Bhuvneshwar with coach Sanjay Rastogi (left) and Meerut Curator Ravindra Chauhan.-

What makes Bhuvneshwar competitive is that a bad spell never dampens his spirits. “I know the expectations will always be high. I am known to give early breakthroughs, but then it can’t happen always. I will have my share of off days on the field, but you will never find me casual. I can’t cheat myself. In any case, my coach would spot it and I would never want to disappoint him.”

He would also not want to disappoint the three most important persons in his life, father Kiranpal Singh, mother Indresh Devi and sister Rekha. “It was Rekha who brought him to me at the stadium,” recalls Rastogi. Bhuvneshwar’s father was a policeman, always travelling and away at work for long. His mother pampered him even as Rekha ensured that her brother got the best of diet and support.

“Once Sanjay assured me the boy had a future in cricket, I gave him a free hand. I was good at volleyball and kabaddi, but never thought my son would play cricket for India. I hardly saw him play when he was growing up, but I don’t miss his matches on the television now. He is a good lad, very obedient. He gives all his earnings to his mother,” says Kiranpal. The mother smiles, “Every time he steps out, I have to ask him if he needs money. At home, sometimes you wonder if he is at home. He is so shy and quiet.”
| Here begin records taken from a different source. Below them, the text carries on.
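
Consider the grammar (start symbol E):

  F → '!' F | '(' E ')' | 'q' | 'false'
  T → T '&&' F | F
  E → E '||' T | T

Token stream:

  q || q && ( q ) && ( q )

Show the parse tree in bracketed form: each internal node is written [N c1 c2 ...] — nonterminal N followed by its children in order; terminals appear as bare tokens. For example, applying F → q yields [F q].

E
E || T
T || T
F || T
q || T
q || T && F
q || T && F && F
q || F && F && F
q || q && F && F
q || q && ( E ) && F
q || q && ( T ) && F
q || q && ( F ) && F
q || q && ( q ) && F
q || q && ( q ) && ( E )
q || q && ( q ) && ( T )
q || q && ( q ) && ( F )
q || q && ( q ) && ( q )

[E [E [T [F q]]] || [T [T [T [F q]] && [F ( [E [T [F q]]] )]] && [F ( [E [T [F q]]] )]]]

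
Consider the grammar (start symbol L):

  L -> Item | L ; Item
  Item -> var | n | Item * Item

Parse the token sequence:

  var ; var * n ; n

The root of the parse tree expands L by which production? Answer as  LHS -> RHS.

[L [L [L [Item var]] ; [Item [Item var] * [Item n]]] ; [Item n]]

L -> L ; Item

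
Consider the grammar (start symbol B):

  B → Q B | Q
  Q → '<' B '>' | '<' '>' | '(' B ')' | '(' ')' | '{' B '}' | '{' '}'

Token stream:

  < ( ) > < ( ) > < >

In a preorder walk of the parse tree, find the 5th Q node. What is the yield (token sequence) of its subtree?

[B [Q < [B [Q ( )]] >] [B [Q < [B [Q ( )]] >] [B [Q < >]]]]

< >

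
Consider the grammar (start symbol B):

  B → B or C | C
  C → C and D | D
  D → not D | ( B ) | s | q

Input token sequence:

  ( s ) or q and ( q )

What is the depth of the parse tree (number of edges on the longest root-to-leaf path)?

[B [B [C [D ( [B [C [D s]]] )]]] or [C [C [D q]] and [D ( [B [C [D q]]] )]]]

7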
Recently, Bhuvneshwar was invited by Anita Rana, a social worker, to visit some handicapped children. Some of them were deaf and dumb. Despite a hectic schedule, Bhuvneshwar found time. “Meeting them was an experience. I felt so humbled when they gave me a Ganesh idol they had specially crafted for me. I was told some of them would take a month to learn one word. I would love to absorb their patience. I was immensely motivated after spending time with them.”

As Bhuvneshwar prepares for a long season ahead, his thoughts return to the cricket field. “I want to build on the confidence of the last season. I don’t want to make any claims. It will be great to be part of a winning unit and great to contribute to it.” The one-day series against Australia will set the tone and Bhuvneshwar has begun the quest in the right spirit.